= Gateway, Pinellas County, Florida =

Gateway, also called the "Gateway area", or "Gateway District", is a 30 sqmi major business district of Pinellas County, Florida, United States. As it is a major employment center located in an area of suburban density, it is considered an edge city. As of 2019, an increase in construction of residential complexes indicate that Gateway is turning into a mixed business and residential area.

==Location==
The Gateway/Mid-County Planning area falls within the city limits of St. Petersburg and Pinellas Park, along U.S. Route 92 and Interstate 275 at the west end of the Howard Frankland Bridge. It is bordered by:
- U.S. Route 19 and Starkey Road on the west
- 62nd Avenue North and Gandy Boulevard on the south
- Tampa Bay on the north and east

==Economy==
The district is home to 2,700 businesses and 60,000 employees, including at several of the Tampa Bay area's largest employers are located in Gateway including Raymond James Financial, Home Shopping Network, and Jabil. Since 2014, major companies including Valpak, Maxi-Blast, AGR Florida, and Great Bay Distributors have relocated or expanded their existing offices and facilities in Gateway.
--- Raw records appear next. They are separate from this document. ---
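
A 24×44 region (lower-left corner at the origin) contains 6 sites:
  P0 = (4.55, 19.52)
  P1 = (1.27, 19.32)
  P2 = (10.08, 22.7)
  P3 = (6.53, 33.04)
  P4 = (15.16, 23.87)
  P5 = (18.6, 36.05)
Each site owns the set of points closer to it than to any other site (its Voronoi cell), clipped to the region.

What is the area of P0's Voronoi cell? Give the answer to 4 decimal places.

Area of P0's cell: 225.2127

1. box [0,24]×[0,44]: [(0, 0) (24, 0) (24, 44) (0, 44)]
2. ⊥bis P0·P1 via (2.91,19.42): [(4.0941, 0) (24, 0) (24, 44) (1.4112, 44)]  |A|=934.882
3. ⊥bis P0·P2 via (7.315,21.11): [(2.2722, 29.8793) (4.0941, 0) (19.4542, 0)]  |A|=229.4742
4. ⊥bis P0·P3 via (5.54,26.28): [(4.2319, 26.4716) (2.4642, 26.7304) (4.0941, 0) (19.4542, 0)]  |A|=226.716
5. ⊥bis P0·P4 via (9.855,21.695): [(16.9999, 4.268) (4.2319, 26.4716) (2.4642, 26.7304) (4.0941, 0) (18.7497, 0)]  |A|=225.2127
6. ⊥bis P0·P5 via (11.575,27.785): [(16.9999, 4.268) (4.2319, 26.4716) (2.4642, 26.7304) (4.0941, 0) (18.7497, 0)]  |A|=225.2127
7. canonical 5-gon: [(16.9999, 4.268) (4.2319, 26.4716) (2.4642, 26.7304) (4.0941, 0) (18.7497, 0)]
8. shoelace: 225.2127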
Planning and promotion of Gateway is managed by the Gateway Business Council.

===Retail===
Retail lines U.S. Route 92 and adjacent streets. Complexes include Gateway Market Center anchored by Target, Publix, and PetSmart, and Gateway Crossings anchored by Publix.

==Residential==
Newer mixed-use and residential projects include Ibis Walk and Peridot Palms.

==Infrastructure==
Two elevated roadways and toll lanes are under construction.
- Elevated north-south toll road paralleling 49th St. N., from the Bayside Bridge, along the west edge of the airport, to the new east-west toll road
- Elevated east-west toll road parallel to 118th Ave. N., from the junction with U.S. Route 19 in the west to the junction with I-275 in the east
- Express lanes on I-275 from the Frankland bridge to south of Gandy Blvd.